Köksal Gökbaşi
Köksal Gökbaşi
E-Posta: [email protected] YAZARIN TÜM YAZILARI

Ateşten Gömlek: Halide Edib Adıvar’dan günümüze

Köşe Yazısını Dinle

Halide Edib Adıvar’ın Ateşten Gömlek romanı, Kurtuluş Savaşı sırasında yaşanan bir aşk öyküsünü konu edinen ve 1922’de, savaşın en çetin günlerinde kaleme alınmış bir eserdir. Savaşın ateşinde yoğrulmuş bir milletin direnişini, aşkı ve acıyı anlatan bu roman, adeta bugünkü günlerimizi de yansıtıyor. 20 Eylül Cumartesi günü Olay Gazetesi’nin manşetinde BUSİAD’ın bildirisi vardı: “Ateşten günler yaşıyoruz.”

Gerçekten de ateşten günler yaşıyoruz.
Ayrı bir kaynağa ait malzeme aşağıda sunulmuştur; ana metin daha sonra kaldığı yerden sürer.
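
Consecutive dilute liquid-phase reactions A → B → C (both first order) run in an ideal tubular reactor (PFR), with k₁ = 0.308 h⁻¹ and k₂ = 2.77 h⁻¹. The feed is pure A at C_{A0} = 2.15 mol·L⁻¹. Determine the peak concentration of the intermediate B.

0.182 mol·L⁻¹

At the optimum, C_{B,max}/C_{A0} = (k₁/k₂)^[k₂/(k₂−k₁)].
= (0.308/2.77)^(2.77/(2.77−0.308)) = (0.1112)^(1.125) = 0.08448.
C_{B,max} = 0.08448×2.15 = 0.182 mol·L⁻¹.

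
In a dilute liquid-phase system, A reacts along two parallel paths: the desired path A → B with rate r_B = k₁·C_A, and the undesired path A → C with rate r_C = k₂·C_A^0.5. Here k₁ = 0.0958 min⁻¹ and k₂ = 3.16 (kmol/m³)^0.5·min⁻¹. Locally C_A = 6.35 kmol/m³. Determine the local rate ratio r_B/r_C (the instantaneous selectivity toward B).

0.0764

S_{B/C} = r_B/r_C = (k₁·C_A)/(k₂·C_A^0.5) = (k₁/k₂)·C_A^0.5.
= (0.0958×6.350) / (3.16×6.350^0.5) = 0.6083/7.963 = 0.0764.
Since the desired path is higher order in A, keeping C_A high (PFR or concentrated feed) favours B.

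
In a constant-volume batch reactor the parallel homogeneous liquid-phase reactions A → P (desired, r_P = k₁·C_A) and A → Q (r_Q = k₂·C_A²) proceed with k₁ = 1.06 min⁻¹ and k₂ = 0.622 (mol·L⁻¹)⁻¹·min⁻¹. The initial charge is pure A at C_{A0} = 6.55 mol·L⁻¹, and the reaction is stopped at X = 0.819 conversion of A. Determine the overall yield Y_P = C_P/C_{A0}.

0.273

C_A = C_{A0}(1−X) = 1.186 mol·L⁻¹.
Along a PFR/batch, dC_P/dC_A = −r_P/(r_P+r_Q) = −k₁/(k₁+k₂·C_A).
Integrating from C_{A0} to C_A: C_P = (1.06/0.622)·ln[(1.06+0.622·6.55)/(1.06+0.622·1.19)] = 1.704·ln(5.134/1.797) = 1.789 mol·L⁻¹.
Y_P = C_P/C_{A0} = 1.789/6.55 = 0.273.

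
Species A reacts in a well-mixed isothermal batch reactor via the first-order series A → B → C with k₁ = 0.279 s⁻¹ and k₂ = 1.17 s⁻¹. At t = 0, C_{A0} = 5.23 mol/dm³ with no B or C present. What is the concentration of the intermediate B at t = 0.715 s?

Solving the coupled first-order balances gives C_B(t) = [k₁/(k₂−k₁)]·C_{A0}·(e^(−k₁t) − e^(−k₂t)).
e^(−k₁t) = e^(−0.279×0.715) = e^(−0.1995) = 0.8192; e^(−k₂t) = e^(−0.8365) = 0.4332.
C_B = 0.279×5.23/(1.17−0.279) × (0.8192−0.4332) = 1.638×0.3860 = 0.6321 mol/dm³.

0.632 mol/dm³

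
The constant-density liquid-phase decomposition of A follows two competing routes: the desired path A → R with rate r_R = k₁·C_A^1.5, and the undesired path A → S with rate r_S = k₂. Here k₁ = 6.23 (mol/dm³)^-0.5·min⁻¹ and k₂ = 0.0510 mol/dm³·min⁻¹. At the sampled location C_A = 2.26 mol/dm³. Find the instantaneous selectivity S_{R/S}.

415

S_{R/S} = r_R/r_S = (k₁·C_A^1.5)/(k₂) = (k₁/k₂)·C_A^1.5.
= (6.23×2.260^1.5) / (0.0510) = 21.17/0.05100 = 415.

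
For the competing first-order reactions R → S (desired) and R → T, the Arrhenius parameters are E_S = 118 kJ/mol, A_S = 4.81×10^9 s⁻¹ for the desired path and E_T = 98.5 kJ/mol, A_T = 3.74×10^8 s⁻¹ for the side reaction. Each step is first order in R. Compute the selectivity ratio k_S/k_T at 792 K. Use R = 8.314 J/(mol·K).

0.665

k_S/k_T = (A_S/A_T)·exp[−(E_S−E_T)/(RT)] = (A_S/A_T)·exp[(E_T−E_S)/(RT)].
(E_T−E_S)/(RT) = (98.5−118)×10³/(8.314×792) = -19500/6585 = -2.961.
k_S/k_T = (4.81×10^9/3.74×10^8)·exp(-2.961) = 12.86 × 0.05175 = 0.665.
Since E_S > E_T, raising the temperature improves selectivity toward S.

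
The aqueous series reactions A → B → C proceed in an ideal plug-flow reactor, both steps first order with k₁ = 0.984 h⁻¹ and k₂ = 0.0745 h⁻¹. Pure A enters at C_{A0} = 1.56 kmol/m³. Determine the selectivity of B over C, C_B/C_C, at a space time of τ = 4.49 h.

The intermediate concentration in a first-order A→B→C sequence is C_B = k₁C_{A0}(e^(−k₁τ) − e^(−k₂τ))/(k₂−k₁).
e^(−k₁τ) = e^(−0.984×4.49) = e^(−4.418) = 0.01206; e^(−k₂τ) = e^(−0.3345) = 0.7157.
C_B = 0.984×1.56/(0.0745−0.984) × (0.01206−0.7157) = (-1.688)×(-0.7036) = 1.188 kmol/m³.
C_A = C_{A0}e^(−k₁τ) = 0.01881 kmol/m³, so C_C = C_{A0}−C_A−C_B = 0.3536 kmol/m³; C_B/C_C = 3.36.

3.36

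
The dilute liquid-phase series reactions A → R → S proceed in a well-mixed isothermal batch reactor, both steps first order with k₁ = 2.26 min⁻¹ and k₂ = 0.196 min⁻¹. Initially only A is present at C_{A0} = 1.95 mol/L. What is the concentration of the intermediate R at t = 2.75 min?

1.24 mol/L

Solving the coupled first-order balances gives C_R(t) = [k₁/(k₂−k₁)]·C_{A0}·(e^(−k₁t) − e^(−k₂t)).
e^(−k₁t) = e^(−2.26×2.75) = e^(−6.215) = 0.001999; e^(−k₂t) = e^(−0.5390) = 0.5833.
C_R = 2.26×1.95/(0.196−2.26) × (0.001999−0.5833) = (-2.135)×(-0.5813) = 1.241 mol/L.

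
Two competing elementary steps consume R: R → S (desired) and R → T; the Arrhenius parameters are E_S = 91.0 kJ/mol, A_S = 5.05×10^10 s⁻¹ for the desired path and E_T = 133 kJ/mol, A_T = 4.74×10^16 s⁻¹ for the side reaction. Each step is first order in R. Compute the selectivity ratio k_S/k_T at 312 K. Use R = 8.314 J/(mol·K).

k_S/k_T = (A_S/A_T)·exp[−(E_S−E_T)/(RT)] = (A_S/A_T)·exp[(E_T−E_S)/(RT)].
(E_T−E_S)/(RT) = (133−91.0)×10³/(8.314×312) = 42000/2594 = 16.19.
k_S/k_T = (5.05×10^10/4.74×10^16)·exp(16.19) = 1.065×10^-6 × 1.076×10^7 = 11.5.

11.5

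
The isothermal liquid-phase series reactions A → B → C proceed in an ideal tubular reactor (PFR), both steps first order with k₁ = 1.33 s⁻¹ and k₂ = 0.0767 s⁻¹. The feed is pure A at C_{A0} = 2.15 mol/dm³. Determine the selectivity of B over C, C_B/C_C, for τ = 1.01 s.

20.8

The intermediate concentration in a first-order A→B→C sequence is C_B = k₁C_{A0}(e^(−k₁τ) − e^(−k₂τ))/(k₂−k₁).
e^(−k₁τ) = e^(−1.33×1.01) = e^(−1.343) = 0.2610; e^(−k₂τ) = e^(−0.07747) = 0.9255.
C_B = 1.33×2.15/(0.0767−1.33) × (0.2610−0.9255) = (-2.282)×(-0.6645) = 1.516 mol/dm³.
C_A = C_{A0}e^(−k₁τ) = 0.5611 mol/dm³, so C_C = C_{A0}−C_A−C_B = 0.07284 mol/dm³; C_B/C_C = 20.8.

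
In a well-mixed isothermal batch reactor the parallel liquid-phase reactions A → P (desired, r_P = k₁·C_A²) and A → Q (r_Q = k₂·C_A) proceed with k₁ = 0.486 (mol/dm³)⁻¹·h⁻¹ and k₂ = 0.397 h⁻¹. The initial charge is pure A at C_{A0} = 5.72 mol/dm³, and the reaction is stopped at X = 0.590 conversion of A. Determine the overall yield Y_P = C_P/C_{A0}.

C_A = C_{A0}(1−X) = 2.345 mol/dm³.
Along a PFR/batch, dC_Q/dC_A = −r_Q/(r_P+r_Q) = −k₂/(k₂+k₁·C_A).
Integrating from C_{A0} to C_A: C_Q = (0.397/0.486)·ln[(0.397+0.486·5.72)/(0.397+0.486·2.35)] = 0.8169·ln(3.177/1.537) = 0.5932 mol/dm³.
Then C_P = (C_{A0}−C_A) − C_Q = 3.375 − 0.5932 = 2.782 mol/dm³.
Y_P = C_P/C_{A0} = 2.782/5.72 = 0.486.

0.486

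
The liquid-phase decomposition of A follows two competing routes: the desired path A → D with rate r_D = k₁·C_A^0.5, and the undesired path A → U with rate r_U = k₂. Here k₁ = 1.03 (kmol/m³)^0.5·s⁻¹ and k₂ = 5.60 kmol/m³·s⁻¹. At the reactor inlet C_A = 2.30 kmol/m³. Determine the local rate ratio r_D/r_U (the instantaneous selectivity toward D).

0.279

S_{D/U} = r_D/r_U = (k₁·C_A^0.5)/(k₂) = (k₁/k₂)·C_A^0.5.
= (1.03×2.300^0.5) / (5.60) = 1.562/5.600 = 0.279.
Since the desired path is higher order in A, keeping C_A high (PFR or concentrated feed) favours D.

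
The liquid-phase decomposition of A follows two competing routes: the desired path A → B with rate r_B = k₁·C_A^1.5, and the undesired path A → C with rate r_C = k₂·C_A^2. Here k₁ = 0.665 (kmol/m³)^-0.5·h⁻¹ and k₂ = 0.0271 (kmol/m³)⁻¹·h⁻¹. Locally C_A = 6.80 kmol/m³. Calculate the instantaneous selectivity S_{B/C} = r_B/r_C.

S_{B/C} = r_B/r_C = (k₁·C_A^1.5)/(k₂·C_A^2) = (k₁/k₂)·C_A^-0.5.
= (0.665×6.800^1.5) / (0.0271×6.800^2) = 11.79/1.253 = 9.41.
The undesired path is higher order in A, so low C_A (CSTR or dilute feed) favours B.

9.41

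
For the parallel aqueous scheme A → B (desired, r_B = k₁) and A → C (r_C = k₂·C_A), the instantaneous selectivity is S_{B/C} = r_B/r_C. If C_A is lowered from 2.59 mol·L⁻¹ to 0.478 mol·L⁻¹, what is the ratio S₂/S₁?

5.42

S_{B/C} = (k₁/k₂)·C_A⁻¹, so S₂/S₁ = (C_{A,2}/C_{A,1})⁻¹.
= 2.59/0.478 = 5.42.
Selectivity toward B rises as C_A falls — low-concentration operation is favoured.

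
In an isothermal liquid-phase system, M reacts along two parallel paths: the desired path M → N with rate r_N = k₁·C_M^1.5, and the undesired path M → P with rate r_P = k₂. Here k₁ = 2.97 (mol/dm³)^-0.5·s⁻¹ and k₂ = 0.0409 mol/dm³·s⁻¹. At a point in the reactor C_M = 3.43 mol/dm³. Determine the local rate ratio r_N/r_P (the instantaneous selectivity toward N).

461

S_{N/P} = r_N/r_P = (k₁·C_M^1.5)/(k₂) = (k₁/k₂)·C_M^1.5.
= (2.97×3.430^1.5) / (0.0409) = 18.87/0.04090 = 461.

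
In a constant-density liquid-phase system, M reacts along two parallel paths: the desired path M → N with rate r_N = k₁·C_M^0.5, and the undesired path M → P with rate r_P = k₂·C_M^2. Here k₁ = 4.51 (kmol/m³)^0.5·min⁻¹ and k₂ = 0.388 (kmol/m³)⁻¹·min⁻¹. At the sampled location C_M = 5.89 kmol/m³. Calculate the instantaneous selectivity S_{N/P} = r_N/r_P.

0.813

S_{N/P} = r_N/r_P = (k₁·C_M^0.5)/(k₂·C_M^2) = (k₁/k₂)·C_M^-1.5.
= (4.51×5.890^0.5) / (0.388×5.890^2) = 10.95/13.46 = 0.813.
The undesired path is higher order in M, so low C_M (CSTR or dilute feed) favours N.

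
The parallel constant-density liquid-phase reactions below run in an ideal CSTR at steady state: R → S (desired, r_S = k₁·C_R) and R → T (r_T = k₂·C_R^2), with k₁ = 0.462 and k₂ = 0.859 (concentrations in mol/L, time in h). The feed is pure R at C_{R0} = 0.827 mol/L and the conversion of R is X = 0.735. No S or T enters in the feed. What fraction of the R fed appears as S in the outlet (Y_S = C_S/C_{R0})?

Exit C_R = C_{R0}(1−X) = 0.827×0.265 = 0.2192 mol/L.
A CSTR operates uniformly at the exit composition, giving r_S = 0.1012 and r_T = 0.04126 (each k·C_R^n at C_R = 0.2192).
Fraction of consumed R going to S: r_S/(r_S+r_T) = 0.7105.
C_S = 0.7105·C_{R0}·X = 0.7105×0.827×0.735 = 0.432 mol/L; Y_S = C_S/C_{R0} = 0.522.

0.522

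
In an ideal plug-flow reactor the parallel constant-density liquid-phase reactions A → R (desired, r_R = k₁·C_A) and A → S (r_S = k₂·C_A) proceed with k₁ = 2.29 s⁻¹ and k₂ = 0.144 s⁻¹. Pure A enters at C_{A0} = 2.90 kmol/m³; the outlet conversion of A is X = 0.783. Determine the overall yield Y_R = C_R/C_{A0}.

C_A = C_{A0}(1−X) = 0.6293 kmol/m³.
Both paths are first order in A, so the instantaneous fraction to R is constant: dC_R/d(−C_A) = k₁/(k₁+k₂) = 0.9408.
C_R = 0.9408·(C_{A0}−C_A) = 0.9408×2.271 = 2.14 kmol/m³.
Y_R = C_R/C_{A0} = 2.136/2.90 = 0.737.

0.737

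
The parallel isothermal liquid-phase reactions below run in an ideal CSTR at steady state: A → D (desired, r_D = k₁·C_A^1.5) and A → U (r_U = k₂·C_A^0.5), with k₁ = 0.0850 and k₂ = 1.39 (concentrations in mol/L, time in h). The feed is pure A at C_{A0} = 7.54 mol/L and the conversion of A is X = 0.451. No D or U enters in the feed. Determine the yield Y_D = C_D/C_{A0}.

Exit C_A = C_{A0}(1−X) = 7.54×0.549 = 4.139 mol/L.
A CSTR operates uniformly at the exit composition, giving r_D = 0.7159 and r_U = 2.828 (each k·C_A^n at C_A = 4.139).
Fraction of consumed A going to D: r_D/(r_D+r_U) = 0.2020.
C_D = 0.2020·C_{A0}·X = 0.2020×7.54×0.451 = 0.687 mol/L; Y_D = C_D/C_{A0} = 0.0911.

0.0911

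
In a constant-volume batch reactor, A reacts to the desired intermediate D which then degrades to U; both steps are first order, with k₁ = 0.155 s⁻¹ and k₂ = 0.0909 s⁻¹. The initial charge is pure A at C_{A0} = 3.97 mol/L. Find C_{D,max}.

1.86 mol/L

Evaluating C_D at t_opt = ln(k₂/k₁)/(k₂−k₁) gives C_{D,max}/C_{A0} = (k₁/k₂)^[k₂/(k₂−k₁)].
= (0.155/0.0909)^(0.0909/(0.0909−0.155)) = (1.705)^(-1.418) = 0.4692.
C_{D,max} = 0.4692×3.97 = 1.86 mol/L.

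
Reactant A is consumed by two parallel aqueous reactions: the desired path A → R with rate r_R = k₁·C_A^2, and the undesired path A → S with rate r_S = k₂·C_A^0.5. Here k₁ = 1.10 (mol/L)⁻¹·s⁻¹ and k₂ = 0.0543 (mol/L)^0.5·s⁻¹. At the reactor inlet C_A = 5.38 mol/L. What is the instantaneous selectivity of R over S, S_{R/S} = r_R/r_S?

253

S_{R/S} = r_R/r_S = (k₁·C_A^2)/(k₂·C_A^0.5) = (k₁/k₂)·C_A^1.5.
= (1.10×5.380^2) / (0.0543×5.380^0.5) = 31.84/0.1259 = 253.
Since the desired path is higher order in A, keeping C_A high (PFR or concentrated feed) favours R.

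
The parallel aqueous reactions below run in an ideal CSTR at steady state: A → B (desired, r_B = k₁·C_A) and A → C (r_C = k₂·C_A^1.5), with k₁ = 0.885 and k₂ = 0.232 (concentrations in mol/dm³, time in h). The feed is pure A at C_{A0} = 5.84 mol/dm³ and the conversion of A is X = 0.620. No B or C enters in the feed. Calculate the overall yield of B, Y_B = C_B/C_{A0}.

0.446

Exit C_A = C_{A0}(1−X) = 5.84×0.380 = 2.219 mol/dm³.
In a CSTR the entire volume is at exit conditions, so r_B = 0.885×2.219 = 1.964 and r_C = 0.232×2.219^1.5 = 0.7670.
Fraction of consumed A going to B: r_B/(r_B+r_C) = 0.7192.
C_B = 0.7192·C_{A0}·X = 0.7192×5.84×0.620 = 2.60 mol/dm³; Y_B = C_B/C_{A0} = 0.446.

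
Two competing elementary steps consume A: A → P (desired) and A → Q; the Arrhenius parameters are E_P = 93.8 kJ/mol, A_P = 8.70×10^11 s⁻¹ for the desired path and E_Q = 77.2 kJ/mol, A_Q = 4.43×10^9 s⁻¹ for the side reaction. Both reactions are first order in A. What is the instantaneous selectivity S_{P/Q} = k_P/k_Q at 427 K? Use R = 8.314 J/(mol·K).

1.83

k_P/k_Q = (A_P/A_Q)·exp[−(E_P−E_Q)/(RT)] = (A_P/A_Q)·exp[(E_Q−E_P)/(RT)].
(E_Q−E_P)/(RT) = (77.2−93.8)×10³/(8.314×427) = -16600/3550 = -4.676.
k_P/k_Q = (8.70×10^11/4.43×10^9)·exp(-4.676) = 196.4 × 0.009317 = 1.83.
Since E_P > E_Q, raising the temperature improves selectivity toward P.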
Ergun Hadi Türkay başkanlığındaki BUSİAD Yüksek Danışma Kurulu’nun yayımladığı bildiri, önce iç ve dış kaynaklı sorunları sıralıyor, ardından çözüm odaklı önerilerini paylaşıyor. Bildirideki “Ateşten günler yaşıyoruz” ifadesi, ekonomik baskılardan küresel belirsizliklere uzanan bir tabloyu özetliyor. Türk Dil Kurumu’na (TDK) göre “ateş”, yanıcı maddelerin tutuşmasıyla ortaya çıkan ısı ve ışık ya da coşku anlamına geliyor. Ancak bugün, bu kelime daha çok bir mecaz olarak, ülkemizin ve dünyanın karşı karşıya kaldığı yangınları çağrıştırıyor.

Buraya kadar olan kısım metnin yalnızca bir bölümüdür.